Germany has already surpassed last year’s record amount of solar power by late October, according to an analysis by the energy provider E.ON. “In total, more than 43 billion kWh of solar power have already been fed into the grid since the beginning of January – that is already about 1 billion kWh more than in the whole of 2019,” said Victoria Ossadnik, who heads the company’s energy operations in the country. The new record follows a trend evident in the previous months, which saw more solar electricity fed into the grid in January, March, April, May, June, August and September than in the same periods last year.
Just over 195 billion kWh of green energy have already been fed into Germany’s grid this year – enough to meet the demands of all private households in the country almost twice over, the report stated.
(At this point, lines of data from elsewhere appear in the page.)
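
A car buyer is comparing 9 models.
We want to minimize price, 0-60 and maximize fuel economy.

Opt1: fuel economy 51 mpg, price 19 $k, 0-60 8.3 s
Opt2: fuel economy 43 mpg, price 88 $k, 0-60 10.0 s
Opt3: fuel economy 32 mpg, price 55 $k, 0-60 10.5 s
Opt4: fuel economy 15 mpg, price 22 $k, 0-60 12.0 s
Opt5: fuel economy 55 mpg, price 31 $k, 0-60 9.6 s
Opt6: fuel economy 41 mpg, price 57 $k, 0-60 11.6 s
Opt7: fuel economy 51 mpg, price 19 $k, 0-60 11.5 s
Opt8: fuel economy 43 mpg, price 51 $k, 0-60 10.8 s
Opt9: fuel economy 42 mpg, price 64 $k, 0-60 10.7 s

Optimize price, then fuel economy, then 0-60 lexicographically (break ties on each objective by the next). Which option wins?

First minimize price: best is 19, kept {Opt1, Opt7}.
Then maximize fuel economy: best is 51, kept {Opt1, Opt7}.
Then minimize 0-60: best is 8.3, kept {Opt1}.

Opt1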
The solar power yield was particularly high in April, May and July, each with more than 6 billion kWh, while above average wind in February and August also contributed to the overall boost in renewable energy generation. The country’s Solar Association (BSW) said solar power this year would for the first time account for 10 percent of Germany’s total electricity generation. The BSW forecasts that around 20 percent more solar power output will be connected to the grid this year than in 2019.
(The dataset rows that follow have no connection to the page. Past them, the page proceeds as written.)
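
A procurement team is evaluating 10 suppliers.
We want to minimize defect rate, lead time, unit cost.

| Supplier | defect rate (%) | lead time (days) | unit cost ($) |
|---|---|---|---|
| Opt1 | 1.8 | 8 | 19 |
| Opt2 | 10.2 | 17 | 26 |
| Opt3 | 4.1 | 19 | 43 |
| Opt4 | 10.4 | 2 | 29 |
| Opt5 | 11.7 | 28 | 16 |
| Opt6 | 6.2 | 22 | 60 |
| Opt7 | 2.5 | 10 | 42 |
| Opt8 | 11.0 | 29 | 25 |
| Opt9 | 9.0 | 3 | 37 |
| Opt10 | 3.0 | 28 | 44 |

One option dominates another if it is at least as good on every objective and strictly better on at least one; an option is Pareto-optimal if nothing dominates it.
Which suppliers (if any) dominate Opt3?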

The increased installation of PV systems on the roofs of private homes could contribute to further increases in solar power generation in Germany, Ossadnik said. “More than 80,000 single-family homes are completed in Germany every year – if each of them were equipped with an average PV system, we could generate an additional 600 million kWh of solar power throughout Germany — year after year. However, PV systems should not only be considered for new buildings, but also for renovations,” she added. In the first nine months of the year, renewables covered almost half of Germany’s electricity demand.